O número de mortos em decorrência dos terremotos que atingiram a Venezuela aumentou para 2.595, conforme anunciado pelo governo do país na quinta-feira (2). Os tremores, que ocorreram na noite de 24 de junho, foram os mais intensos registrados no país em mais de um século e provocaram uma onda de destruição, especialmente na região norte, onde está localizada a capital, Caracas.
Além das fatalidades, os sismos resultaram no desabamento de prédios e na destruição de milhares de casas. De acordo com estimativas mais recentes da Organização das Nações Unidas (ONU), mais de 26 mil pessoas foram afetadas, com 12.841 delas obrigadas a abandonar suas residências devido à devastação.
Busca por sobreviventes e ajuda internacional
Em coletiva de imprensa, a presidente interina da Venezuela, Delcy Rodríguez, revelou que 189 edifícios desabaram completamente e que quase todos os servidores públicos do estado de La Guaira faleceram nos terremotos. Rodríguez informou que cerca de 4 mil agentes foram mobilizados para as operações de socorro, que continuam nas áreas afetadas.
A presidente também mencionou que o Fundo Monetário Internacional (FMI) e o Banco Mundial ofereceram assistência financeira para a reconstrução das áreas devastadas. Um fundo de US$ 200 milhões será criado em parceria com o FMI para ajudar na reconstrução de moradias, com os recursos destinados a empresas responsáveis pelas obras. O número de feridos, que segundo balanço divulgado anteriormente pela administração era superior a 11 mil, não foi atualizado durante a coletiva.

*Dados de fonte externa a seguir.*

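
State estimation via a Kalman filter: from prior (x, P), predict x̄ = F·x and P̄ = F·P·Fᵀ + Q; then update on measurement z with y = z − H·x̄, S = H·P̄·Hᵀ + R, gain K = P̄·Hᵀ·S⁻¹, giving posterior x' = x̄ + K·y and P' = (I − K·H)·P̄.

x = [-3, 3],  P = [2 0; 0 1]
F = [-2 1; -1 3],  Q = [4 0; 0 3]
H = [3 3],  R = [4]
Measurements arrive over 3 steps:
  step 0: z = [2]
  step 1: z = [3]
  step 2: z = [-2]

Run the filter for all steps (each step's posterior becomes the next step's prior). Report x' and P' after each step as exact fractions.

step 0: x̄ = F·x = [9, 12]
step 0: P̄ = F·P·Fᵀ + Q = [13 7; 7 14]
step 0: y = z − H·x̄ = [-61]
step 0: S = H·P̄·Hᵀ + R = [373]
step 0: K = P̄·Hᵀ·S⁻¹ = [60/373; 63/373]
step 0: x' = x̄ + K·y = [-303/373, 633/373]
step 0: P' = (I − K·H)·P̄ = [1249/373 -1169/373; -1169/373 1253/373]
step 1: x̄ = F·x = [1239/373, 2202/373]
step 1: P̄ = F·P·Fᵀ + Q = [12417/373 14440/373; 14440/373 20659/373]
step 1: y = z − H·x̄ = [-9204/373]
step 1: S = H·P̄·Hᵀ + R = [559096/373]
step 1: K = P̄·Hᵀ·S⁻¹ = [80571/559096; 105297/559096]
step 1: x' = x̄ + K·y = [-32745/139774, 175587/139774]
step 1: P' = (I − K·H)·P̄ = [1208067/559096 -1100639/559096; -1100639/559096 1241035/559096]
step 2: x̄ = F·x = [14181/8222, 279753/69887]
step 2: P̄ = F·P·Fᵀ + Q = [747779/32888 101792/4111; 101792/4111 2582313/69887]
step 2: y = z − H·x̄ = [-2681297/139774]
step 2: S = H·P̄·Hᵀ + R = [551759923/559096]
step 2: K = P̄·Hᵀ·S⁻¹ = [79667865/551759923; 103506648/551759923]
step 2: x' = x̄ + K·y = [-576620691/551759923, 223080993/551759923]
step 2: P' = (I − K·H)·P̄ = [1193243209/551759923 -1087019389/551759923; -1087019389/551759923 1225028253/551759923]

step 0: x' = [-303/373, 633/373], P' = [1249/373 -1169/373; -1169/373 1253/373]
step 1: x' = [-32745/139774, 175587/139774], P' = [1208067/559096 -1100639/559096; -1100639/559096 1241035/559096]
step 2: x' = [-576620691/551759923, 223080993/551759923], P' = [1193243209/551759923 -1087019389/551759923; -1087019389/551759923 1225028253/551759923]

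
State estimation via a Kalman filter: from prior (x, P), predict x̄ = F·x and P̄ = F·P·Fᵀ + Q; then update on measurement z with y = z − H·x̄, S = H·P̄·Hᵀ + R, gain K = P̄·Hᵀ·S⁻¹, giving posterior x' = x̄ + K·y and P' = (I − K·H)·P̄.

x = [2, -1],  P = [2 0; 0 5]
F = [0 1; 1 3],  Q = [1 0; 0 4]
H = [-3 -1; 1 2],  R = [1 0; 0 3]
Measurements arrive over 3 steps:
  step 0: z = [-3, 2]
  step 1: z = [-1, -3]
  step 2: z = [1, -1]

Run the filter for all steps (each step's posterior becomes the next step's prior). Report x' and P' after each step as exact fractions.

step 0: x' = [545/961, 986/961], P' = [195/961 -282/961; -282/961 807/961]
step 1: x' = [59563/97938, -55513/48969], P' = [95737/489690 -67846/244845; -67846/244845 195281/244845]
step 2: x' = [-10158156/48221203, -22055636/48221203], P' = [47135612/241106015 -66812506/241106015; -66812506/241106015 192245633/241106015]

step 0: x̄ = F·x = [-1, -1]
step 0: P̄ = F·P·Fᵀ + Q = [6 15; 15 51]
step 0: y = z − H·x̄ = [-7, 5]
step 0: S = H·P̄·Hᵀ + R = [196 -225; -225 273]
step 0: K = P̄·Hᵀ·S⁻¹ = [-303/961 -123/961; 39/961 444/961]
step 0: x' = x̄ + K·y = [545/961, 986/961]
step 0: P' = (I − K·H)·P̄ = [195/961 -282/961; -282/961 807/961]
step 1: x̄ = F·x = [986/961, 113/31]
step 1: P̄ = F·P·Fᵀ + Q = [1768/961 69/31; 69/31 10]
step 1: y = z − H·x̄ = [5500/961, -10875/961]
step 1: S = H·P̄·Hᵀ + R = [39317/961 -39497/961; -39497/961 51647/961]
step 1: K = P̄·Hᵀ·S⁻¹ = [-151519/489690 -58549/489690; 8257/244845 107572/244845]
step 1: x' = x̄ + K·y = [59563/97938, -55513/48969]
step 1: P' = (I − K·H)·P̄ = [95737/489690 -67846/244845; -67846/244845 195281/244845]
step 2: x̄ = F·x = [-55513/48969, -273515/97938]
step 2: P̄ = F·P·Fᵀ + Q = [440126/244845 517997/244845; 517997/244845 4755403/489690]
step 2: y = z − H·x̄ = [-508655/97938, 93353/16323]
step 2: S = H·P̄·Hᵀ + R = [3876665/97938 -646784/16323; -646784/16323 283499/5441]
step 2: K = P̄·Hᵀ·S⁻¹ = [-14918866/48221203 -5765960/48221203; 1638377/48221203 21178584/48221203]
step 2: x' = x̄ + K·y = [-10158156/48221203, -22055636/48221203]
step 2: P' = (I − K·H)·P̄ = [47135612/241106015 -66812506/241106015; -66812506/241106015 192245633/241106015]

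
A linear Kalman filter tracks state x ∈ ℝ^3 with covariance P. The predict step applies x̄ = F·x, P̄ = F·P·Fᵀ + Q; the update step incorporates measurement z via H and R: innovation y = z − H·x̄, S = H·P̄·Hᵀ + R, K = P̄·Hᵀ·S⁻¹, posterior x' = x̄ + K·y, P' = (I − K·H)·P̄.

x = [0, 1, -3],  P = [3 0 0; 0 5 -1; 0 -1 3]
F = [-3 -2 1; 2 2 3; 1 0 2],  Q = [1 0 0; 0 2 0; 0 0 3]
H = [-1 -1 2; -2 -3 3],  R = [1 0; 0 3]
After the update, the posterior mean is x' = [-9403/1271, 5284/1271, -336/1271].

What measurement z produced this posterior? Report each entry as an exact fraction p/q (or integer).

x̄ = F·x = [-5, -7, -6]
P̄ = F·P·Fᵀ + Q = [55 -25 1; -25 49 20; 1 20 18]
S = H·P̄·Hᵀ + R = [43 53; 53 154]
K = P̄·Hᵀ·S⁻¹ = [-872/1271 36/1271; 1475/1271 -813/1271; 2734/3813 -1139/3813]
x' − x̄ = [-3048/1271, 14181/1271, 7290/1271] = K·y
y = (KᵀK)⁻¹·Kᵀ·(x' − x̄) = [3, -12]
z = y + H·x̄ = [3, -12] + [0, 13] = [3, 1]

z = [3, 1]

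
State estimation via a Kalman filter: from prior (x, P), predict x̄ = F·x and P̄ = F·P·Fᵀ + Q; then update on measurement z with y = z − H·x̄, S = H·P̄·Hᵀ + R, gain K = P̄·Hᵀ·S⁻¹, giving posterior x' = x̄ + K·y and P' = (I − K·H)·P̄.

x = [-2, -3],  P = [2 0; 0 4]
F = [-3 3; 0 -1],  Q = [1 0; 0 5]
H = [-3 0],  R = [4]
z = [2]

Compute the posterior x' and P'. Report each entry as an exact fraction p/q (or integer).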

Condições de emergência e crise humanitária
As operações de busca por sobreviventes continuam, contando com a ajuda de equipes especializadas de 31 países, incluindo o Brasil, que enviaram profissionais treinados para as atividades de resgate. No entanto, a escassez de mão de obra e equipamentos tem levado muitos venezuelanos a participar das buscas de forma manual.
O tempo é um fator crítico, já que especialistas em resposta a desastres alertam que as primeiras 48 a 72 horas após um desastre são decisivas para localizar pessoas com vida. Após esse período, o foco se volta para a retirada de corpos. A situação humanitária se agrava com a falta de alimentos e abrigo para dezenas de milhares de pessoas que permanecem nas ruas após os terremotos.
No estado de La Guaira, o mais afetado, há uma escassez generalizada de alimentos e os serviços básicos colapsaram, conforme relatado pelo Alto Comissariado das Nações Unidas para os Refugiados (ACNUR). Além disso, especialistas alertam que a crise pode se transformar em uma emergência de saúde pública, com o aumento de doenças infecciosas e ferimentos não tratados.
Recentemente, um homem foi resgatado após ficar soterrado por oito dias sob os escombros de um shopping em Catia La Mar, o que traz um pouco de esperança em meio à tragédia. No entanto, as condições de vida para os desabrigados são críticas, com muitos sem acesso à água potável e vivendo em abrigos superlotados.